Open jmartin-sul opened 6 years ago
@edsu also observes that there's AWS facility for getting checksums of a thing that's already stored, which might be another way to address this: https://docs.aws.amazon.com/AmazonS3/latest/userguide/checking-object-integrity.html
also, something something fargate task that checksums within AWS infra and doesn't incur egress charges.
either way, good to keep on the radar, but likely out of scope for the 2022 maintenance work, which is more about making what's there more maintainable.

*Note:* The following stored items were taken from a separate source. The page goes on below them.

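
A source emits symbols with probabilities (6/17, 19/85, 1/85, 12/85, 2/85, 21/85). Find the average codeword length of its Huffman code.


Huffman construction (repeatedly merge the two least-probable nodes; each merge adds 1 bit to every symbol beneath it): 1/85 + 2/85 = 3/85; 3/85 + 12/85 = 3/17; 3/17 + 19/85 = 2/5; 21/85 + 6/17 = 3/5; 2/5 + 3/5 = 1. Resulting codeword lengths (in the order the probabilities were given): (2, 2, 4, 3, 4, 2). L_avg = sum(p_i * l_i) = 6/17*2 + 19/85*2 + 1/85*4 + 12/85*3 + 2/85*4 + 21/85*2 = 188/85 = 2.2118

2.2118 bits


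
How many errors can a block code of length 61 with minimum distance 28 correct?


Correction capability = floor((d-1)/2) = floor((28-1)/2) = 13

13 errors


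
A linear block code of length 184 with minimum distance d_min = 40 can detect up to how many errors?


Detection capability = d_min - 1 = 40 - 1 = 39

39 errors


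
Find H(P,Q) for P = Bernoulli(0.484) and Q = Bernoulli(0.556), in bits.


H(P,Q) = -p*log2(q) - (1-p)*log2(1-q). -0.484*log2(0.556) = 0.409872; -0.516*log2(0.444) = 0.604426. H(P,Q) = 0.409872 + 0.604426 = 1.0143

1.0143 bits


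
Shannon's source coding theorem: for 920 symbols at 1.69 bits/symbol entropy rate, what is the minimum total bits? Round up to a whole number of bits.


Minimum bits >= n * H = 920 * 1.69 = 1554.8, rounded up to a whole number of bits = 1555

1555 bits


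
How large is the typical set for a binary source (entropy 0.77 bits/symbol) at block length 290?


log2|A_typical| = nH = 290 * 0.77 = 223.3, so |A_typical| ~ 2^223.3 = 1.660e+67

1.660e+67


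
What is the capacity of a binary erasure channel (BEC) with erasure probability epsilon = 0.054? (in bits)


C = 1 - epsilon = 1 - 0.054 = 0.946

0.946 bits


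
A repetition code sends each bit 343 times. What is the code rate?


Rate = k/n = 1/343

1/343


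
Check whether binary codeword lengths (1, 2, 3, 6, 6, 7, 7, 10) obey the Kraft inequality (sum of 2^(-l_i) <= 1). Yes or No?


Kraft sum = sum(2^(-l_i)) = 0.9229, need <= 1. Result: satisfied (a binary prefix-free code with these lengths exists)

Yes


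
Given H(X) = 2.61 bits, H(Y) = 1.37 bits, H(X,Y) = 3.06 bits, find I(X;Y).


I(X;Y) = H(X) + H(Y) - H(X,Y) = 2.61 + 1.37 - 3.06 = 0.92

0.92 bits


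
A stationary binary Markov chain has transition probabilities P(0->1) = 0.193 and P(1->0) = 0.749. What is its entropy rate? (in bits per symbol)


Stationary distribution: pi_0 = p10/(p01+p10) = 0.7951, pi_1 = 0.2049. Entropy rate H' = pi_0*H(p01) + pi_1*H(p10) = 0.7951*0.7077 + 0.2049*0.8129 = 0.7292

0.7292 bits/symbol


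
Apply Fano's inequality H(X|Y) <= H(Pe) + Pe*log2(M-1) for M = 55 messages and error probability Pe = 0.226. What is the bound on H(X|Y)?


H(Pe) = -Pe*log2(Pe) - (1-Pe)*log2(1-Pe) = -0.226*log2(0.226) - 0.774*log2(0.774) = 0.484907 + 0.286066 = 0.771. Pe*log2(M-1) = 0.226*log2(54) = 1.300605. Bound = H(Pe) + Pe*log2(M-1) = 0.484907 + 0.286066 + 1.300605 = 2.0716

2.0716 bits


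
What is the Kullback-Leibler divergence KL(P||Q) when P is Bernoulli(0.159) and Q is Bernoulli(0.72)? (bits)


KL = p*log2(p/q) + (1-p)*log2((1-p)/(1-q)) = 0.159*log2(0.159/0.72) + 0.841*log2(0.841/0.28) = 0.9879

0.9879 bits


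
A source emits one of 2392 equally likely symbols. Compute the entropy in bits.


H = log2(n) = log2(2392) = 11.224

11.224 bits


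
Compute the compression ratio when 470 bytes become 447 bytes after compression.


Ratio = original / compressed = 470 / 447 = 1.0515

1.0515


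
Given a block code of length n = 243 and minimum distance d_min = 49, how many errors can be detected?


Detection capability = d_min - 1 = 49 - 1 = 48

48 errors


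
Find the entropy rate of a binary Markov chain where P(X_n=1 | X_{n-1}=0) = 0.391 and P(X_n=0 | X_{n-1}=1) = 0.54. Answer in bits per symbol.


Stationary distribution: pi_0 = p10/(p01+p10) = 0.58, pi_1 = 0.42. Entropy rate H' = pi_0*H(p01) + pi_1*H(p10) = 0.58*0.9654 + 0.42*0.9954 = 0.978

0.978 bits/symbol


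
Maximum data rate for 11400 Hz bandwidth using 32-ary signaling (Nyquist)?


Rate = 2 * B * log2(M) = 2 * 11400 * 5.0 = 114000.0

114000.0 bps


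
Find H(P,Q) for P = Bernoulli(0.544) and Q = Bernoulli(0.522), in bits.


H(P,Q) = -p*log2(q) - (1-p)*log2(1-q). -0.544*log2(0.522) = 0.510206; -0.456*log2(0.478) = 0.485602. H(P,Q) = 0.510206 + 0.485602 = 0.9958

0.9958 bits


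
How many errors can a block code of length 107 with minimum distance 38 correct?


Correction capability = floor((d-1)/2) = floor((38-1)/2) = 18

18 errors


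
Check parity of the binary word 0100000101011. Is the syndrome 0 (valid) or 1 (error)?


Syndrome = XOR of all bits = 0 XOR 1 XOR 0 XOR 0 XOR 0 XOR 0 XOR 0 XOR 1 XOR 0 XOR 1 XOR 0 XOR 1 XOR 1 = 1

1


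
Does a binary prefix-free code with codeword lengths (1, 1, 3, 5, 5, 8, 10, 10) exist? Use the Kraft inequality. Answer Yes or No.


Kraft sum = sum(2^(-l_i)) = 1.1934, need <= 1. Result: violated (a binary prefix-free code with these lengths cannot exist)

No


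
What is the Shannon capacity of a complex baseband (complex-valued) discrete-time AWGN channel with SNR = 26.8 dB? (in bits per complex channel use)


SNR_linear = 10^(26.8/10) = 478.6301; C = log2(1 + SNR_linear) = log2(1 + 478.6301) = 8.9058

8.9058 bits/channel use


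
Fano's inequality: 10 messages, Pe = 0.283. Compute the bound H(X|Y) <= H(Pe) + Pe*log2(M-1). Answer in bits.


H(Pe) = -Pe*log2(Pe) - (1-Pe)*log2(1-Pe) = -0.283*log2(0.283) - 0.717*log2(0.717) = 0.515379 + 0.344128 = 0.8595. Pe*log2(M-1) = 0.283*log2(9) = 0.897089. Bound = H(Pe) + Pe*log2(M-1) = 0.515379 + 0.344128 + 0.897089 = 1.7566

1.7566 bits


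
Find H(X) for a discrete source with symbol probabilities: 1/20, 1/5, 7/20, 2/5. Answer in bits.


H = -sum(p_i * log2(p_i)). Terms: -(1/20)*log2(1/20) = 0.216096; -(1/5)*log2(1/5) = 0.464386; -(7/20)*log2(7/20) = 0.530101; -(2/5)*log2(2/5) = 0.528771. H = 0.216096 + 0.464386 + 0.530101 + 0.528771 = 1.7394

1.7394 bits


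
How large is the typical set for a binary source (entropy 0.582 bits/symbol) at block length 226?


log2|A_typical| = nH = 226 * 0.582 = 131.532, so |A_typical| ~ 2^131.532 = 3.936e+39

3.936e+39


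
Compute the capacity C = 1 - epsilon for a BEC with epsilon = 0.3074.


C = 1 - epsilon = 1 - 0.3074 = 0.6926

0.6926 bits


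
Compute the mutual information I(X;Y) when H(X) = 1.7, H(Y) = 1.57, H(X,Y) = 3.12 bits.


I(X;Y) = H(X) + H(Y) - H(X,Y) = 1.7 + 1.57 - 3.12 = 0.15

0.15 bits


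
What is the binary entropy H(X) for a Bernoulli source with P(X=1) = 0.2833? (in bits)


H = -p*log2(p) - (1-p)*log2(1-p). -0.2833*log2(0.2833) = 0.515492; -0.7167*log2(0.7167) = 0.344416. H = 0.515492 + 0.344416 = 0.8599

0.8599 bits


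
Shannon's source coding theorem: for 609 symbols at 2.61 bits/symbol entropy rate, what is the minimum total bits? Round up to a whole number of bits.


Minimum bits >= n * H = 609 * 2.61 = 1589.49, rounded up to a whole number of bits = 1590

1590 bits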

currently, our replication audit code compares the checksum we have stored for an archive part with the checksum the S3 provider stores in their metadata for the zip part (see
PreservationCatalog::S3::Audit#compare_checksum_metadata
).however, the checksum stored in AWS metadata is just the one we computed and provided to them, so we're only checking to see that the metadata hasn't drifted between the two sources. this check is cheap to do, since we're already reaching out to the AWS to see if the archived part is still available from the cloud as expected. but it's also not a super-meaningful check to have pass.
more meaningful would be random spot-checks of archive contents for fixity. that is, randomly pull down archived copies every so often. make sure the checksums we recompute for the retrieved parts match the checksums we have stored, and that the internal checksums all match the content in the Moab when the zip parts are put back together and re-inflated. we don't want to do that for every zip during the course of regular replication auditing, because that'd be expensive, and overkill.
but some occasional retrieval of content and re-computation of checksums would provide extra peace of mind that our replication strategy is working and that the cloud archives will be usable if needed.